À la fin du mois de novembre, ENvironnement JEUnesse, un organisme d’éducation à l’environnement, a déposé une demande d’autorisation à la Cour supérieure du Québec afin d’intenter une action collective contre le gouvernement fédéral affirmant que ce dernier brime les droits fondamentaux d’une génération avec ses politiques environnementales. Avec l’intention de vulgariser la démarche de l’organisme, Impact Campus s’est entretenu avec Paule Halley, professeure titulaire à la Faculté de droit et titulaire de la Chaire de recherche du Canada en droit de l’environnement.
Dans un document émis le 26 novembre, l’organisme accuse le gouvernement fédéral de contrevenir aux droits des jeunes «parce que sa cible de réduction de gaz à effet de serre n’est pas suffisamment ambitieuse pour éviter des changements climatiques dangereux». ENvironnement JEUnesse ajoute que le fédéral ne met pas en place les actions permettant d’atteindre cette cible, déjà «insuffisante».
«C’est le début d’une longue bataille», mentionne d’entrée de jeu l’experte en droit de l’environnement, Paule Halley. Advenant que la demande d’autorisation soit acceptée, l’organisme, représenté par le cabinet Trudel Johnston & Lespérance, s’engage dans une lutte de plusieurs années devant les tribunaux, confirme-t-elle.
«Tout s’organise autour du fait que l’État n’en fait pas assez et qu’il le sait», ajoute la professeure.
L’un des arguments cruciaux de l’action collective souligne l’inaction du gouvernement fédéral alors que ce dernier a reconnu l’urgence d’agir, explique Paule Halley. «Tout s’organise autour du fait que l’État n’en fait pas assez et qu’il le sait, ajoute la professeure, ENvironnement JEUnesse soulève qu’il [le gouvernement fédéral] se traine les pieds et qu’il ne prend pas ça assez au sérieux. Il n’atteint même pas les cibles qu’il se fixe.» L’organisme utilise donc les propres arguments du gouvernement fédéral contre lui, déclare Mme Halley.
«Si le gouvernement continue dans cette voie, cette génération [35 ans et moins] et celles à venir subiront les conséquences graves des changements climatiques, les privant ainsi de leur droit à un environnement sain et à la protection de la biodiversité, de leur droit à la vie et à la sécurité, et de leur droit à l’égalité», dénonce l’organisme d’éducation à l’environnement dans un document remis aux médias. Ces droits fondamentaux sont protégés par la Charte canadienne des droits et libertés et la Charte des droits et libertés de la personne du Québec, clarifie l’experte en droit de l’environnement.
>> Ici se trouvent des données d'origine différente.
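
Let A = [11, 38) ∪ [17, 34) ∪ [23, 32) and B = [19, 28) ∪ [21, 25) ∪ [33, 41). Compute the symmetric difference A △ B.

First set merges to [11, 38).
Second set merges to [19, 28), [33, 41).
A but not B: [11, 19), [28, 33).
B but not A: [38, 41).
Combining gives A △ B.

[11, 19) ∪ [28, 33) ∪ [38, 41)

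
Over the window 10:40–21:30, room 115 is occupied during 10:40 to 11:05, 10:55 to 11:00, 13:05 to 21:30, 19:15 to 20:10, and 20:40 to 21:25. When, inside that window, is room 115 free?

11:05-13:05

The merged coverage is 10:40-11:05, 13:05-21:30.
Gaps within 10:40-21:30: 11:05-13:05.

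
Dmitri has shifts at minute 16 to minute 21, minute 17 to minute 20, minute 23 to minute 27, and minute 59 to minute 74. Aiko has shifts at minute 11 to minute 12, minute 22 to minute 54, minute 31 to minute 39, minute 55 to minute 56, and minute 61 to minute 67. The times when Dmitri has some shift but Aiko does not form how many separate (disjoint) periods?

A, merged: minute 16 to minute 21, minute 23 to minute 27, minute 59 to minute 74.
B, merged: minute 11 to minute 12, minute 22 to minute 54, minute 55 to minute 56, minute 61 to minute 67.
A \ B = minute 16 to minute 21, minute 59 to minute 61, minute 67 to minute 74.
That is 3 disjoint pieces.

3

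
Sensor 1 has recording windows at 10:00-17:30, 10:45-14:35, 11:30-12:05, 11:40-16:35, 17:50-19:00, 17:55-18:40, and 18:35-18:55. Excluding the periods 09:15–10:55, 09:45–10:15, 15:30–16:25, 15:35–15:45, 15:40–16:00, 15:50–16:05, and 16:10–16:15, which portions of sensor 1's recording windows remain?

A, merged: 10:00-17:30, 17:50-19:00.
B, merged: 09:15-10:55, 15:30-16:25.
10:00-17:30 with B removed leaves 10:55-15:30, 16:25-17:30.
17:50-19:00 is untouched.

10:55-15:30, 16:25-17:30, 17:50-19:00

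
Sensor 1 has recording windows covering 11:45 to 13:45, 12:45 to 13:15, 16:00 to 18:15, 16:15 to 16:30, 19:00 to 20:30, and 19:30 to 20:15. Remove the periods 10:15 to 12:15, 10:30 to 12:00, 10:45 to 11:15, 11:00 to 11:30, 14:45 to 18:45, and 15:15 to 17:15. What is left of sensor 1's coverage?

First set merges to 11:45–13:45, 16:00–18:15, 19:00–20:30.
Second set merges to 10:15–12:15, 14:45–18:45.
11:45–13:45 \ B = 12:15–13:45.
16:00–18:15: entirely removed.
19:00–20:30: nothing removed.

12:15–13:45, 19:00–20:30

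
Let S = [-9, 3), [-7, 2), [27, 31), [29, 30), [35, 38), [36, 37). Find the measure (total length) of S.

Merged: [-9, 3), [27, 31), [35, 38).
Lengths: 12 + 4 + 3 = 19.

19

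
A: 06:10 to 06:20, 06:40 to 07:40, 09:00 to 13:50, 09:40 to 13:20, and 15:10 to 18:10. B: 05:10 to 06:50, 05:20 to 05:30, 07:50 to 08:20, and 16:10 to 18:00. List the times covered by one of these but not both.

First set merges to 06:10-06:20, 06:40-07:40, 09:00-13:50, 15:10-18:10.
Second set merges to 05:10-06:50, 07:50-08:20, 16:10-18:00.
A but not B: 06:50-07:40, 09:00-13:50, 15:10-16:10, 18:00-18:10.
B but not A: 05:10-06:10, 06:20-06:40, 07:50-08:20.
Combining gives A △ B.

05:10-06:10, 06:20-06:40, 06:50-07:40, 07:50-08:20, 09:00-13:50, 15:10-16:10, 18:00-18:10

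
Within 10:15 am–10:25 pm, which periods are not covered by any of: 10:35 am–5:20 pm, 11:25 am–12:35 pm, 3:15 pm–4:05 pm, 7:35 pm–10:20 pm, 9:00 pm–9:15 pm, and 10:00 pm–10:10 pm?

10:15 am–10:35 am, 5:20 pm–7:35 pm, 10:20 pm–10:25 pm

Covered (merged): 10:35 am–5:20 pm, 7:35 pm–10:20 pm.
Gaps within 10:15 am–10:25 pm: 10:15 am–10:35 am, 5:20 pm–7:35 pm, 10:20 pm–10:25 pm.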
Un mouvement qui transcende les frontières
Paule Halley relève qu’une multiplication de ce type de recours durant les dix dernières années a été observée. Il en aurait plus de 900 selon des données cumulées à l’Université de Yale. Toutefois, la professeure de l’Université Laval affirme que peu d’entre eux ont eu gain de cause.
La professeure souligne le recours Urgenda qui opposait 900 citoyens des Pays-Bas au gouvernement néerlandais. «C’est le recours qui inspire », mentionne-t-elle. Le groupe a eu gain de cause et la Cour du district de La Haye a ordonné au gouvernement des Pays-Bas de réduire d’au moins 25 % d’ici 2020 ses émissions de GES. C’est un bon exemple de procédure judiciaire qui aura un réel effet sur les politiques internes d’un pays, conclut-elle.
De réelles chances pour ENvironnement JEUnesse ?
Questionnée sur les probabilités de voir l’organisme environnemental avoir gain de cause, Paule Halley demeure prudente. «Au niveau de l’autorisation, au regard de la jurisprudence, il y a des difficultés qui vont se présenter à eux. Ils vont devoir satisfaire à des critères qui sont peut-être plus difficiles dans un cas comme le leur de savoir pourquoi ça prend un recours collectif, alors qu’un recours unique aurait suffi», nous indique-t-elle en entrevue.
Toutefois, elle demeure optimiste et affirme que la demande d’autorisation est bien argumentée. Mme Halley ajoute toutefois qu’il faut rester prudent « car la route va être longue ».